Humpty Dumpty is mechanically almost identical to Up and Down the River. Players are ranked and split into groups of four, one group per court, with one doubles match per round. Winners still move up one court. The difference is what a loss does. In Humpty Dumpty, losing does not send you down. Losers stay on their current court and get another chance to climb. The exception is the top court. If you lose on Court 1, you do not stay put and you do not slide down one. You fall all the way to the bottom. This makes defending the top court high-stakes, because a single slip at the summit erases your position in one round.

How it works

  • Players are ranked and split into groups of four.

  • Each group is assigned to one court.

  • Every round is a single doubles match.

  • Winners move up one court.

  • Losers on Courts 2 through bottom stay on their current court.

  • Losers on the bottom court stay on bottom.

  • Losers on Court 1 fall all the way to the bottom court.

Individual and Set Partners

Humpty Dumpty exists in both Individual and Set Partners variants.

  • Individual: Players register solo and get a new partner every round.

  • Set Partners: Two players register as a fixed pair and stay together all season. They move as a single unit.

Bye handling

Like River, Humpty Dumpty handles uneven player counts with a bye group. The Bye Mode setting is available:

  • By Position (default): the lowest-ranked players sit out.

  • By Rotation: everyone takes turns sitting out evenly over time.
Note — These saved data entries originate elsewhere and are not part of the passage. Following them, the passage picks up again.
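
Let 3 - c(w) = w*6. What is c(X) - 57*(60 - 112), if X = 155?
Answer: 2037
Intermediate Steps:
c(w) = 3 - 6*w (c(w) = 3 - w*6 = 3 - 6*w)
c(X) - 57*(60 - 112) = (3 - 6*155) - 57*(60 - 112) = (3 - 930) - 57*(-52) = -927 + 2964 = 2037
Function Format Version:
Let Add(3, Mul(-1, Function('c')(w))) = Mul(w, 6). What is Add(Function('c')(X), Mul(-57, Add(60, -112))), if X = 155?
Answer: 2037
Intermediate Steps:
Function('c')(w) = Add(3, Mul(-6, w)) (Function('c')(w) = Add(3, Mul(-1, Mul(w, 6))) = Add(3, Mul(-1, Mul(6, w))) = Add(3, Mul(-6, w)))
Add(Function('c')(X), Mul(-57, Add(60, -112))) = Add(Add(3, Mul(-6, 155)), Mul(-57, Add(60, -112))) = Add(Add(3, -930), Mul(-57, -52)) = Add(-927, 2964) = 2037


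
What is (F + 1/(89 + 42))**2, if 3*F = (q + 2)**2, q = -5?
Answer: 155236/17161 ≈ 9.0459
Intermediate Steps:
F = 3 (F = (-5 + 2)**2/3 = (1/3)*(-3)**2 = (1/3)*9 = 3)
(F + 1/(89 + 42))**2 = (3 + 1/(89 + 42))**2 = (3 + 1/131)**2 = (394/131)**2 = 155236/17161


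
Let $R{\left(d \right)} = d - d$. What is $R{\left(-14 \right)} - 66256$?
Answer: $-66256$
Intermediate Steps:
$R{\left(d \right)} = 0$
$R{\left(-14 \right)} - 66256 = 0 - 66256 = -66256$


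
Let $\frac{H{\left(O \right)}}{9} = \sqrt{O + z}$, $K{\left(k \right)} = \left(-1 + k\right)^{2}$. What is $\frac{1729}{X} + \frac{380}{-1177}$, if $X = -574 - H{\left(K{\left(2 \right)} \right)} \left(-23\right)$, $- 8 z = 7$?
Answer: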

For more on bye settings, see Bye Mode for Ladder Leagues.

Settings that apply

  • Player Movement — controls how many players or teams move up and down at each court boundary. Set to 1 or 2. Default is 2.

  • Group Size Priority — when the count is not a clean multiple of 4, decides whether groups of four or five sit on the top courts. Default: 4s on top.

  • Scoring Type — Match Wins (default) or Individual Game Wins.

When to choose it

Choose Humpty Dumpty when you want a fun, high-stakes "king of the hill" atmosphere where holding the top court actually feels like an accomplishment.

For a comparison of movement rules, see How court movement works in Ladder formats. To start your first round, see Starting games in Ladder formats.